$1.25 Trillion out the Fed door

Bsetser

Brad Setser. Economist.

From Brad Setser’s blog I get the scoop that, at least, –there could be an extra $520 billion in swaps–, already, $1.25 Trillion USD have been pumped out from the Fed’s balance sheet to put back some liquidity to the banking system –or to cope with the silent worldwide run of the banks.
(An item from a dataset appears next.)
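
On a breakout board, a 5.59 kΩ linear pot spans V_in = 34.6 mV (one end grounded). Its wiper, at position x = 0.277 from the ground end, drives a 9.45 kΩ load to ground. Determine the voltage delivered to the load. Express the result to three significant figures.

Lower segment x·R_p = 1.548 kΩ; upper segment (1−x)·R_p = 4.042 kΩ.
R_L loads the lower segment: effective lower R = 1.330 kΩ.
Loaded-divider output: V_out = 34.6 × 0.2477 = 8.569 mV.

V_out ≈ 8.57 mV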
The stock market continues to bleed away and high short term rates persist in their seizure mode.

From this

The Standard & Poor’s 500 Index fell 46.78, or 4 percent, to
1,114.28. The Dow Jones Industrial Average declined 348.22, or
3.2 percent, to 10,482.85. The Nasdaq Composite Index slipped 4.5
percent to 1,976.72. Almost 14 stocks retreated for each that
rose on the New York Stock Exchange.    

The S&P 500 has slumped 24 percent this year as the subprime
mortgage crisis brought down banks including Lehman Brothers
Holdings Inc. and made borrowing more expensive. The index lost
8.1 percent over the past four days and is poised for its worst
weekly retreat since the markets reopened after the Sept. 11,
2001, terrorist attacks.    

      

and  this Bloomberg bailout concerns articles:

The two-year swap spread climbed to as high as 167.25 basis
points from 156.25 yesterday. It had widened to 166.38 basis
points on Sept. 24, the most since Bloomberg began compiling the
data in 1988. A basis point is 0.01 percentage point. The swap
spread, which is a gauge of credit concerns and partially driven
by expectations for the London interbank offered rate, or Libor,
is the premium charged over Treasury yields to exchange floating
for fixed-rate payments.    

I gather the market is pessimistic about the 12 votes needed to pass the bailout.